Paper No. 256-12
Presentation Time: 4:35 PM
ANCESTRY OF THE MISSOURI RIVER HEADWATERS: INSIGHTS FROM ZIRCON PROVENANCE ANALYSIS OF LATE PALEOGENE PALEOVALLEY DEPOSITS
In the vicinity of the Helena Salient of the Cordilleran fold-and-thrust belt of southwestern Montana, provenance data and paleogeographic reconstructions reflect development of an early Cenozoic paleovalley system ancestral to modern intermontane basins and the extant drainage network of the Missouri River headwaters. Deposits of the Paleogene Renova Formation are preserved within the paleovalleys, which are delineated by relict erosional topography developed upon the crustal infrastructure of Sevier-Laramide orogen basement. Renova Formation alluvial fan facies preserved within the paleovalley system reflect sediment derivation from upland areas that coincide with the location of modern highlands. Similarly, sediment composition and detrital zircon U-Pb ages of alluvial deposits reflect erosion of source rock suites that currently compose modern highlands, including Mesoproterozoic Belt Formation strata, Archean basement, Mesozoic strata (i.e., Blackleaf Formation, Beaverhead Group), fully unroofed Late Cretaceous granitic plutons (including the Boulder batholith, Tobacco Root batholith, McCartney Mountain pluton), partially unroofed plutons (including the Idaho batholith and plutons in the Anaconda range), and Paleogene volcanic rocks (Dillon, Elkhorn Mountain and Lowland Creek volcanics). Trunk fluvial sandstones show similar detrital zircon age signatures to nearby alluvial fan sandstones, and downstream along the trunk fluvial flow path, sediment composition and detrital zircon ages evolve reflecting point-sourced alluvial input from erosion of flanking highlands.
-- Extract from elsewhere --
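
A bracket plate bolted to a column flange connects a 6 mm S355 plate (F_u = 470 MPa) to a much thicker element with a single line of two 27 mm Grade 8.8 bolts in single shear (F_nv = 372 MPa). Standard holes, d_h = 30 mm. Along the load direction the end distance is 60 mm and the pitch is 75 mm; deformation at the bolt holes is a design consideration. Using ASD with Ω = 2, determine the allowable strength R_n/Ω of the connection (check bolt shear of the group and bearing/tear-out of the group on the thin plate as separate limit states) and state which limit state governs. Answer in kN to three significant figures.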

Overall, integrated provenance analysis demonstrates that Renova Formation deposits record erosion of unroofed highlands and backfilling of an incised landscape, and indicates that ancestry of the Missouri River headwaters, including tributaries that extend westward to the Montana-Idaho border, likely predates mid-Eocene time. Although the ultimate sink for the detrital remnants of the excavated paleovalley system and unroofed highlands has not been identified, Cordilleran-derived zircon grains documented in Paleocene deposits of the Mississippi Embayment point toward a long-lived (≥ 45 Ma) connection between the uppermost Missouri and lower Mississippi drainages.